A financial tool in a good business plan enables one understand his business financial position, develops his budget and determine how his finances will be allocated. It also calculates one’s return on return on investment, analyzes his income statement, cash-flow, balance sheet, break-even point i.e. the analysis that tells one how much sales needed in order to cover expenses, which gives the basis for pricing his products and services, and at the same time calculates how much that is needed to finance one’s business which helps in making his financial needs clear.

A good business plan communicates one’s ideas to people, communicates his mission, objectives, management approach, responsibilities and demonstrates how one’s strategy will increase profitability and performance, identifying his audience without overreacting his aims and objectives of his business plan. A business communicates in two ways- Internal communication and External communication. Internal communication includes communication of corporate vision, shared value, strategies, guiding principles and employee motivation. External communication includes branding, customer relation, marketing, advertising, media and public relations etc..

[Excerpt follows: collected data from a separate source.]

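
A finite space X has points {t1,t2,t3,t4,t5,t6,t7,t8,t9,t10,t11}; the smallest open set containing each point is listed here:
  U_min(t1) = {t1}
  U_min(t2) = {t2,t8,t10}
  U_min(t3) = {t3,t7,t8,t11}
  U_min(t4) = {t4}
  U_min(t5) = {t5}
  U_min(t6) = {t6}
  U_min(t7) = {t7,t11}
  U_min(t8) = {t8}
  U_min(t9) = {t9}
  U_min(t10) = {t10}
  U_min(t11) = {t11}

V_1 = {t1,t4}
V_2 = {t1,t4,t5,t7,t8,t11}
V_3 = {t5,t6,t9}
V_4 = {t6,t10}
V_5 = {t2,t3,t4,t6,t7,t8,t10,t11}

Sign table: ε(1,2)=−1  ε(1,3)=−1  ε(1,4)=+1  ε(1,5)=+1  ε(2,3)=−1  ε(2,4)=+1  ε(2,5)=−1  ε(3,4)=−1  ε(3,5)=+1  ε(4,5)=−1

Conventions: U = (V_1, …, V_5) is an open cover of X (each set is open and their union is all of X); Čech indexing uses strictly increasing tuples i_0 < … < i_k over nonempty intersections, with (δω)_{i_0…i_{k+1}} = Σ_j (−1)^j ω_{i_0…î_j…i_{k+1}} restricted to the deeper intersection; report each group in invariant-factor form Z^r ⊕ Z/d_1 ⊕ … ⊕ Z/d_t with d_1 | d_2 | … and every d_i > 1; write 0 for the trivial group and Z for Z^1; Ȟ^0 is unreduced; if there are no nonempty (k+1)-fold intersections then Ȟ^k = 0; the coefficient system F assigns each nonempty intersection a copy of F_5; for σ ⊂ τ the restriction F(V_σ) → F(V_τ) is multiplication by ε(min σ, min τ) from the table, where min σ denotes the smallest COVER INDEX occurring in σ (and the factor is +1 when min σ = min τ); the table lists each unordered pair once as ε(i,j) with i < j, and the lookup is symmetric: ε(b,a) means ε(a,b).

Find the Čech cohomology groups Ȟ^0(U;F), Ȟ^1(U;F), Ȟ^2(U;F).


Ȟ^0 ≅ Z/5; Ȟ^1 ≅ Z/5; Ȟ^2 ≅ 0

nerve simplices:
  V12={t1,t4} V15={t4} V23={t5} V25={t4,t7,t8,t11} V34={t6} V35={t6} V45={t6,t10}
  V125={t4} V345={t6}
C dims 5,7,2; δ0: rk_F5 4; δ1: rk_F5 2
degree 0: 5−4−0 = 1 → Ȟ^0 ≅ Z/5
degree 1: 7−2−4 = 1 → Ȟ^1 ≅ Z/5
degree 2: 2−0−2 = 0 → Ȟ^2 ≅ 0


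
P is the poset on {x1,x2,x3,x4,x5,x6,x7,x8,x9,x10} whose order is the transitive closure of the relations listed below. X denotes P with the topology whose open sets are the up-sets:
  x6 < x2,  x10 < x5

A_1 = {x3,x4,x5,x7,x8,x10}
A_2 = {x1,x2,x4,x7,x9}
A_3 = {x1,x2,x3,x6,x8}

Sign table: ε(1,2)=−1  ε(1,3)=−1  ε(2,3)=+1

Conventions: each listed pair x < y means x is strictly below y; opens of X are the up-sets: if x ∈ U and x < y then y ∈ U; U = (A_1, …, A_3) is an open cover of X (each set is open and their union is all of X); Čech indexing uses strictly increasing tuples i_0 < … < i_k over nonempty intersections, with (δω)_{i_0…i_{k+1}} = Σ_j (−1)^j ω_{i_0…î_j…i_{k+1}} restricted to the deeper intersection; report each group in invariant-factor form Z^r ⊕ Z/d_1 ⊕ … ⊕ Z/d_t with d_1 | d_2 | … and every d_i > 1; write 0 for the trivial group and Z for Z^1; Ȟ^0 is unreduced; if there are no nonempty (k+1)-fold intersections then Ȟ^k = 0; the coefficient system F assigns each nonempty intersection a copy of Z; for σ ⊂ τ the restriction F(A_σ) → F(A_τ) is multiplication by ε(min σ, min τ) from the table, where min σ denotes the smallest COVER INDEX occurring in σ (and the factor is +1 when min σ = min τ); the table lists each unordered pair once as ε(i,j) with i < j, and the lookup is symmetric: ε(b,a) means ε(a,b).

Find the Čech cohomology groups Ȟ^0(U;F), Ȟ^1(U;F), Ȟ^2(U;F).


Ȟ^0 ≅ Z, Ȟ^1 ≅ Z, Ȟ^2 ≅ 0

cover nerve:
  A12={x4,x7} A13={x3,x8} A23={x1,x2}
C dims 3,3; δ0: rk 2, SNF 1^2
Ȟ^0: (3−2)−0=1 ⇒ Z
Ȟ^1: (3−0)−2=1 ⇒ Z
Ȟ^2: (0−0)−0=0 ⇒ 0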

A good business plan is used to attract funding from investors. Most investors will look at a business plan as a decision-making tool. There are certain things investors look out for in a business. These include one’s management team, every investor will want to know a business owner’s managerial skills, passion, and his dedication to his business. A comprehensive description of how one’s products or services should be discharged, his customer base, his market and financial analysis. A business plan should have a realistic financial forecast. Every investor will always like to see his business associate’s return of investment, cash-flow and break-even analysis. Hence, a well prepared business plan is the key to attracting investors.